Breast Cancer Trials receive key to the city of Newcastle

GOOD WORK: Breast Cancer Trials' chief executive Dr Soozy Smith, founder
Professor John Forbes AM, chairman Professor Bruce Mann and Newcastle lord mayor 
Nuatali Nelmes.
GOOD WORK: Breast Cancer Trials' chief executive Dr Soozy Smith, founder Professor John Forbes AM, chairman Professor Bruce Mann and Newcastle lord mayor Nuatali Nelmes.

A Newcastle research group behind life-saving treatments for breast cancer patients has been honoured with a key to the city.

Breast Cancer Trials celebrates 40 years of clinical research this year, and Newcastle City Council has recognised the group’s work at a Key to the City presentation on Friday.

“It is incredibly special to be recognised by the City of Newcastle for the work done by Breast Cancer Trials over the past 40 years,” Soozy Smith, the chief executive of Breast Cancer Trials, said.

“Our research has led to significant advances in breast cancer treatments, and preventative therapies, over that time, and has saved millions of lives in collaborative research worldwide.”

Established in Melbourne in 1978, the research group – including the Professor John Forbes AM – relocated to Newcastle in 1987 and has co-ordinated its trials program from the city ever since.

“A lot of people don’t realise that here we are – an internationally-recognised, esteemed group of breast cancer trial investigators, and our headquarters is here in Newcastle,” Dr Smith said.

“But we have worked well here in Newcastle, so why not Newcastle?”

Dr Smith said Breast Cancer Trials was the largest, and oldest, independent oncology clinical trials research groups in the southern hemisphere. It had played a role in groundbreaking research including the landmark IBIS clinical trial, which proved Tamoxifen reduced breast cancer rates by nearly a third, and the HERA trial to decrease the risk of recurrence. It was also involved in the POEMS trial – which increased the chances of younger women with breast cancer being able to have children after treatment.

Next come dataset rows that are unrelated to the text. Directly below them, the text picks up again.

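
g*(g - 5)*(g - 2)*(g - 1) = g^4 - 8*g^3 + 17*g^2 - 10*g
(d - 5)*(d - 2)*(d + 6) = d^3 - d^2 - 32*d + 60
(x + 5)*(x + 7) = x^2 + 12*x + 35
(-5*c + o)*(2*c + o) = -10*c^2 - 3*c*o + o^2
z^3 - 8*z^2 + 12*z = z*(z - 6)*(z - 2)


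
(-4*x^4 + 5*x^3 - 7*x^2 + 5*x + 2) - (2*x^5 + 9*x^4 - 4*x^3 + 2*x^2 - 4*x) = -2*x^5 - 13*x^4 + 9*x^3 - 9*x^2 + 9*x + 2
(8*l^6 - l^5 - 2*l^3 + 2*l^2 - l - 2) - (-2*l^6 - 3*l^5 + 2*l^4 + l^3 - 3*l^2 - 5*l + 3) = 10*l^6 + 2*l^5 - 2*l^4 - 3*l^3 + 5*l^2 + 4*l - 5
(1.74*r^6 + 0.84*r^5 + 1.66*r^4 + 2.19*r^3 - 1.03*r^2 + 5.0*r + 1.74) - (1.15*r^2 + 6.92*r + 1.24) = 1.74*r^6 + 0.84*r^5 + 1.66*r^4 + 2.19*r^3 - 2.18*r^2 - 1.92*r + 0.5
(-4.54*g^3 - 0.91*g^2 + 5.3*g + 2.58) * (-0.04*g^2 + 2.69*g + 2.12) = 0.1816*g^5 - 12.1762*g^4 - 12.2847*g^3 + 12.2246*g^2 + 18.1762*g + 5.4696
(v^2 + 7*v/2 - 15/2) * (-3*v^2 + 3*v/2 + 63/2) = -3*v^4 - 9*v^3 + 237*v^2/4 + 99*v - 945/4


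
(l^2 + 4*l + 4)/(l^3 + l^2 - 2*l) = (l + 2)/(l*(l - 1))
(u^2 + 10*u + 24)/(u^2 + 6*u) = (u + 4)/u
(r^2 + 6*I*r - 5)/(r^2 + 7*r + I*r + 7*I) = (r + 5*I)/(r + 7)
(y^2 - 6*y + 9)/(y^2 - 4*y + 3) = (y - 3)/(y - 1)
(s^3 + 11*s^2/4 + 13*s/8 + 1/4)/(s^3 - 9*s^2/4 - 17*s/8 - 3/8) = (s + 2)/(s - 3)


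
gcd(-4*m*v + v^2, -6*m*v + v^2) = v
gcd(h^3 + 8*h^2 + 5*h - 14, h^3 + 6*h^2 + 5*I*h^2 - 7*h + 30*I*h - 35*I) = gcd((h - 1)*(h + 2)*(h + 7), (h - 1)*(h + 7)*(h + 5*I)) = h^2 + 6*h - 7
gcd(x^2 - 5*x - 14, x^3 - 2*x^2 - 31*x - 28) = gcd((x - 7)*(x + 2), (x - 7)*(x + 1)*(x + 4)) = x - 7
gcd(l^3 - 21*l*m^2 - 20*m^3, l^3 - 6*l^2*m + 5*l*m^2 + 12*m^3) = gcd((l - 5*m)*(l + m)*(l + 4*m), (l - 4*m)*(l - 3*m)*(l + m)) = l + m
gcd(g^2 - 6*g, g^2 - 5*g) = g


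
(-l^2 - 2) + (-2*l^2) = -3*l^2 - 2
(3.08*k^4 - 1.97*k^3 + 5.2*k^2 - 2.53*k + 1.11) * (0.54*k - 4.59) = 1.6632*k^5 - 15.201*k^4 + 11.8503*k^3 - 25.2342*k^2 + 12.2121*k - 5.0949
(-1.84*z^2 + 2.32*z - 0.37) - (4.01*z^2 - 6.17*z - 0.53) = -5.85*z^2 + 8.49*z + 0.16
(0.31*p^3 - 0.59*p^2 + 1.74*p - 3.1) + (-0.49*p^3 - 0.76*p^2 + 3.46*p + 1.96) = -0.18*p^3 - 1.35*p^2 + 5.2*p - 1.14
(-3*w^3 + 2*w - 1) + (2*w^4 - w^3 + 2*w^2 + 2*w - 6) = 2*w^4 - 4*w^3 + 2*w^2 + 4*w - 7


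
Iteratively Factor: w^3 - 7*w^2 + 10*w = (w)*(w^2 - 7*w + 10) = w*(w - 5)*(w - 2)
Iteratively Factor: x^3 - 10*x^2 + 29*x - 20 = (x - 1)*(x^2 - 9*x + 20) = (x - 4)*(x - 1)*(x - 5)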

“Forty years ago, we thought breast cancer was just one disease and most women were treated with mastectomy,” Dr Smith said.

“But now we know that breast cancer is many diseases and it requires many different approaches to not just identify the type of breast cancer a patient may have, but to personalise that patient’s treatment.”

She said breast cancer has been a great success story in improving the survival of people who suffer.

“But there is still more to do,” Dr Smith said.

“This year, 18,000 women in Australia will be diagnosed with breast cancer, and 3000 women in New Zealand. In the age group of 25-to-49, breast cancer is the biggest cause of death from cancer.”

Lord mayor Nuatali Nelmes said Breast Cancer Trials “helped establish Newcastle as a world leader in medical research”. 

"We as a city are so proud of the people involved in this life-saving organisation," Cr Nelmes said.

"More than that - we are so very grateful."